I have a 1 year old black lab that is extremely hyper. I have tried everything short of a shock collar. She has a great nose for birds she can cover a lot of ground but at times she is almost spastic. What is the best way to calm a dog down? My biggest fear is she is scared of me. When I get mad and yell at her she tucks her tail and either runs away or rolls over. I never had any problems with my male and he is a mutt. At age 1 he was miles ahead over her. Any advice would be greatly appreciated.


----------



## dfisher (Oct 12, 2007)

They all mature differently. Just like people, they all mature at different rates.

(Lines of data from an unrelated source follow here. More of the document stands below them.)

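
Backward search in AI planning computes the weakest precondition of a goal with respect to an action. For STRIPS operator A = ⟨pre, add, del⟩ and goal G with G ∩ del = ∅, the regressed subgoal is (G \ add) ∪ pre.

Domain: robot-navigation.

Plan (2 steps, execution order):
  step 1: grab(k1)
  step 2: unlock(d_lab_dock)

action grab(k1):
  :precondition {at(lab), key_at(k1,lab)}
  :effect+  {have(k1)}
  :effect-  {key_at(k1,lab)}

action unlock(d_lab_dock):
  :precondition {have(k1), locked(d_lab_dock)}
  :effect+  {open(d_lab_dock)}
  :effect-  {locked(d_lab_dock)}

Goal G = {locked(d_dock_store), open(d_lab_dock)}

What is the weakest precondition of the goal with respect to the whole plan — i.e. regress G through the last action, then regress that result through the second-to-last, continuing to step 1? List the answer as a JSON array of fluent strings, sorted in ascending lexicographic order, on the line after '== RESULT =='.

Regress step by step:
  through step 2 (unlock(d_lab_dock)): drop {open(d_lab_dock)}, keep {locked(d_dock_store)}, require {have(k1), locked(d_lab_dock)}
    → {have(k1), locked(d_dock_store), locked(d_lab_dock)}
  through step 1 (grab(k1)): drop {have(k1)}, keep {locked(d_dock_store), locked(d_lab_dock)}, require {at(lab), key_at(k1,lab)}
    → {at(lab), key_at(k1,lab), locked(d_dock_store), locked(d_lab_dock)}

== RESULT ==
["at(lab)", "key_at(k1,lab)", "locked(d_dock_store)", "locked(d_lab_dock)"]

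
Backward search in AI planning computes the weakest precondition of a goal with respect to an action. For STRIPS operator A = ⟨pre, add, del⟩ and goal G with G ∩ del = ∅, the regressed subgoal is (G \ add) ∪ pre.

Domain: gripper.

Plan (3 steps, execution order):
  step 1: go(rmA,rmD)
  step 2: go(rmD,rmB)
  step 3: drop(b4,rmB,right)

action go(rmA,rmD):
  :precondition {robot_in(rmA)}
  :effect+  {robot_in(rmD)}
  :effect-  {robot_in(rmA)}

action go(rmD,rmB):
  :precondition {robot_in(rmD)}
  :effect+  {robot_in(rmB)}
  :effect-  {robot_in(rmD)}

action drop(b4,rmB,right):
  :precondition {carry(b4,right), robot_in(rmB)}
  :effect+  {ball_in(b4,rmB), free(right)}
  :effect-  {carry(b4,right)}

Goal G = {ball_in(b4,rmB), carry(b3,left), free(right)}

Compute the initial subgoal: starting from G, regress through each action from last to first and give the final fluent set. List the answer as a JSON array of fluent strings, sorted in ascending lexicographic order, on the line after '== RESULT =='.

Regress step by step:
  through step 3 (drop(b4,rmB,right)): drop {ball_in(b4,rmB), free(right)}, keep {carry(b3,left)}, require {carry(b4,right), robot_in(rmB)}
    → {carry(b3,left), carry(b4,right), robot_in(rmB)}
  through step 2 (go(rmD,rmB)): drop {robot_in(rmB)}, keep {carry(b3,left), carry(b4,right)}, require {robot_in(rmD)}
    → {carry(b3,left), carry(b4,right), robot_in(rmD)}
  through step 1 (go(rmA,rmD)): drop {robot_in(rmD)}, keep {carry(b3,left), carry(b4,right)}, require {robot_in(rmA)}
    → {carry(b3,left), carry(b4,right), robot_in(rmA)}

== RESULT ==
["carry(b3,left)", "carry(b4,right)", "robot_in(rmA)"]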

It sounds like your lab is pretty submissive and may take a lot of gentle handling and praise. That's kinda how Bill the Chessy is too. If I get mad at him, he'll get right up next to me and sit and just wiggle his tail and try to make up for what he's done, whatever that might be.

Take her out and run her a lot. Wear the edge off of her a bit and see how that goes. Bill gets hyper at night and actually will, from time to time, pace around and pick up my hat and gloves to carry around. When he does that we go out for a session of work or play or just running.

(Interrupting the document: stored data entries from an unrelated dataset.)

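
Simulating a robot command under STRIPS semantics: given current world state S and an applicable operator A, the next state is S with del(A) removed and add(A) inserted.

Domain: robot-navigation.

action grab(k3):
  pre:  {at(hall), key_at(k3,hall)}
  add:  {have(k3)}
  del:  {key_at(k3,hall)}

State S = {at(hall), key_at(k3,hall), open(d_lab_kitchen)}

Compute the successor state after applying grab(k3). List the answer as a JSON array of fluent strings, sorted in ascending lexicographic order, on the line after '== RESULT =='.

Progress:
  pre ⊆ S: {at(hall), key_at(k3,hall)} ⊆ S  — applicable
  S \ del = {at(hall), open(d_lab_kitchen)}
  ∪ add   = {at(hall), have(k3), open(d_lab_kitchen)}

== RESULT ==
["at(hall)", "have(k3)", "open(d_lab_kitchen)"]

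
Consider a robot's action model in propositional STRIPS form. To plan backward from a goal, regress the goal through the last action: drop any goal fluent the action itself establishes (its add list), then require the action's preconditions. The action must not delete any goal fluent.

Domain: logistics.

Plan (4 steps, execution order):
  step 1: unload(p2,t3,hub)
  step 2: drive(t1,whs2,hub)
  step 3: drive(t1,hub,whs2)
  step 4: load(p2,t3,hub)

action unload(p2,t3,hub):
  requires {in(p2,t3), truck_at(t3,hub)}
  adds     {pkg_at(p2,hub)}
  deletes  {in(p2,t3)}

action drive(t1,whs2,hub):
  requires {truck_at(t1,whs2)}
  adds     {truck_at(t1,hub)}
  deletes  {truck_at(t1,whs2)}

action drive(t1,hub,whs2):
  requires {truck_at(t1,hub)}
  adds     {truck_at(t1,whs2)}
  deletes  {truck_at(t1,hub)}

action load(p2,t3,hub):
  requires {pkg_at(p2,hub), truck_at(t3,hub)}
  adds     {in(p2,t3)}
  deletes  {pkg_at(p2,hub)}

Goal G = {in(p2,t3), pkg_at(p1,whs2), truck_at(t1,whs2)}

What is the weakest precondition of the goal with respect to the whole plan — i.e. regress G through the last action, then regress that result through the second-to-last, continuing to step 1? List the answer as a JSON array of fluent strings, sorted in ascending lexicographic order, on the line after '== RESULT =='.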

Just keep working her and keep your temper in check (as hard as that may be :lol: ) She'll come around and begin to focus as she gets a little older. Just because she's one year old doesn't mean she is anything but still a puppy.

Good luck,
Dan


----------



## gonehuntin' (Jul 27, 2006)

What you're telling us is not enough information. Tell us exactly what she does that you don't like. An electric collar will make her worse if anything. Don't use it without knowledge.


----------



## FlashBoomSplash (Aug 26, 2005)

Gonehuntin

First off she is always 100 mph. when she gets excited there is nothing I can do to stop here. But its not all the time sometimes usually when its just the 2 of us she will listen half the time. Usually her first flush and retrieve is ok and the second is usually great after that she just goes spastic she will run to far ahead and retrieves become sloppy she begins to play with the bird tossing it and pulling feathers out. Thats the hunting part.

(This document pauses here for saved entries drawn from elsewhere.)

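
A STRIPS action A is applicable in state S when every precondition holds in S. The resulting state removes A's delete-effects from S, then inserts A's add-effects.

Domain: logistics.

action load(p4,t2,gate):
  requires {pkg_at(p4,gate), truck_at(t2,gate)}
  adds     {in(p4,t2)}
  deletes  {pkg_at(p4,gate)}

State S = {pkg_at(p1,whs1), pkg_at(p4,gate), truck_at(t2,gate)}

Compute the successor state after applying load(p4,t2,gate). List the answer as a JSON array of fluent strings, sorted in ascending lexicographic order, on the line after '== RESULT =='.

Progress:
  pre ⊆ S: {pkg_at(p4,gate), truck_at(t2,gate)} ⊆ S  — applicable
  S \ del = {pkg_at(p1,whs1), truck_at(t2,gate)}
  ∪ add   = {in(p4,t2), pkg_at(p1,whs1), truck_at(t2,gate)}

== RESULT ==
["in(p4,t2)", "pkg_at(p1,whs1)", "truck_at(t2,gate)"]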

Around the house she will constantly pull on my other male dog. Sometimes she will spin in circles and she always has a sock or shoe in her mouth. The one good thing is she never chewed any of them up but when you call her over to take it off of her she stays just out of reach and I have to take it off of her instead of her just giving it to me.

Well thats a start.


----------



## FlashBoomSplash (Aug 26, 2005)

I know its probably me thats why I need advice. My older male was very easy to work with. Thats why I think I am having trouble with her they are like night and day.


----------



## dfisher (Oct 12, 2007)

Bill the Chessy gets a little ahead of himself when we hunt roosters too. He'll get his nose down or get going in a tree line and before long he's too far ahead. I been working with him and trying to keep my temper in check and I think he's coming around.
One habit he's got is that he likes to chase hens that flush and I don't shoot at. I yell STAY at him when they go up and he just watches them now. 
It's a process and I know it's easy to lose your temper, but it's still fun to take them and it will take time.

Best of luck,
Dan


----------